We will also try to have a few bucks in our wallet so that on Sunday morning, we can buy a “hot off the press” copy of the Sunday New York Times to read while we have a cup of coffee. Maybe we’ll find a topic that inspires us to write and post a new column.

If the world does end this coming Saturday, what will happen to the frequent flyer miles we accumulated on Pan Am?

The World’s Laziest Journalist fully expects that his dire warnings that “they” will use the electronic voting machines to rig yet another Presidential election in favor of the Republican candidate (JEB is my best guess) and that when that comes to pass we will be totally baffled by the fact that an accurate prediction on our part will receive no notice in the mainstream media, while a ridiculous “the World will end this Saturday” prediction became a part of the American culture in May of the year 2011.

The most relevant ending quote for a column on the topic of the End of the World might be a bit of folk wisdom (graffiti?) left over from the Sixties: “The World can’t end today, because it’s already tomorrow in China.”

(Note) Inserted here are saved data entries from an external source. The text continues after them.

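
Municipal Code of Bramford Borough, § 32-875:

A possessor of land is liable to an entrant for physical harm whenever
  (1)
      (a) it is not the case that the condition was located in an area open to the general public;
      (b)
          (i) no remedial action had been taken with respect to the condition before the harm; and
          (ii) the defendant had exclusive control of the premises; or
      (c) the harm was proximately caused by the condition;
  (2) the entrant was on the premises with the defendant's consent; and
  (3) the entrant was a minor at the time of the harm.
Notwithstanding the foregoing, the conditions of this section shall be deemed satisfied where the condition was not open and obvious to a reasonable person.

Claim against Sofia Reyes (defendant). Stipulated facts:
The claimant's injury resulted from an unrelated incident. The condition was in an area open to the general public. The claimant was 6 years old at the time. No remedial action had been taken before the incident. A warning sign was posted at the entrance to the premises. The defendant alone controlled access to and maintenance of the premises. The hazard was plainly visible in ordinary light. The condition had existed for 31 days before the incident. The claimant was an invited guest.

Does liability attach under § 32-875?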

Now the disk jockey will trifle with our tendency to be typical Irish and get sentimental when certain songs are played and play:
“As time goes by”
“Ghost riders in the sky”
“Great balls of fire”
“Rebel Rouser”
“Get off my cloud”
“Running Scared”
“Age of Aquarius”
“A boy named Sue”
“Le vie en rose”
And Judy Collins’ version of “Amazing Grace.” (Is it true that her version of that song can bring even a Vulcan to the verge of tears?)

The disk jockey will close out with his own selection of Jimmy Darren’s “Goodbye Cruel World.”

We have to go get a speck of dust out of our eye.